35 years ago, "Bad, Bad Leroy Brown" was at the top of the charts. Its performer, Jim Croce, died in a plane crash the same year. It was tragic he wouldn't live to fully enjoy his fame, but perhaps more tragic that he'll never get to see the "Bad, Bad Leroy Brown" action-comedy franchise being developed by the producer of Final Destination. It's true.
But how will this fondly-remembered song become the next Rush Hour? What will this vision of bad badness look like? Let me offer a treatment...
South side of Chicago.
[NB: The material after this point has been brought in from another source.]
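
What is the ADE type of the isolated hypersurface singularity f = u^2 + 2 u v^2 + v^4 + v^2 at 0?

A_1

The Hessian of f at 0 has rank 2. Corank 0: nondegenerate Morse point, so A_1.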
Pushing in, we see crime: shootings, drug deals, all the stuff you've heard about the south side of Chicago. Push further in... a man stands alone on a (dangerous) street corner. He stands 'bout six-foot-four; wears fancy clothes, diamond rings; is bad, bad. He is Leroy Brown.
A group of downtown women, looking typically downtown, pass by whispering to each other. The phrase "treetop lover" is uttered among the chatter, followed by a brief explanation that it's not racist, just a reference to Leroy Brown's height. Some mens walk by and call him "sir".
Suddenly: GROWLING. It's a junkyard dog. Brown appears unfazed, meaner even, slowly drawing the .32 gun he keeps in his pocket for fun. Another looming figure emerges from the shadows. It's King Kong.
MUSIC: Jim Croce's "Bad, Bad Leroy Brown" (the song) kicks in... then abruptly stops with a record screech. A phat beat begins: it's Kanye West's version.
TITLE: Samuel L. Jackson is... BAD, BAD LEROY BROWN
After this, there's an awesome fight, Brown vs. Kong, that lasts pretty much the rest of the movie. We'll save the part in the song where Leroy gets beat up by some girl's boyfriend for the last five or ten minutes, since it's a relative let down after the whole battle with King Kong.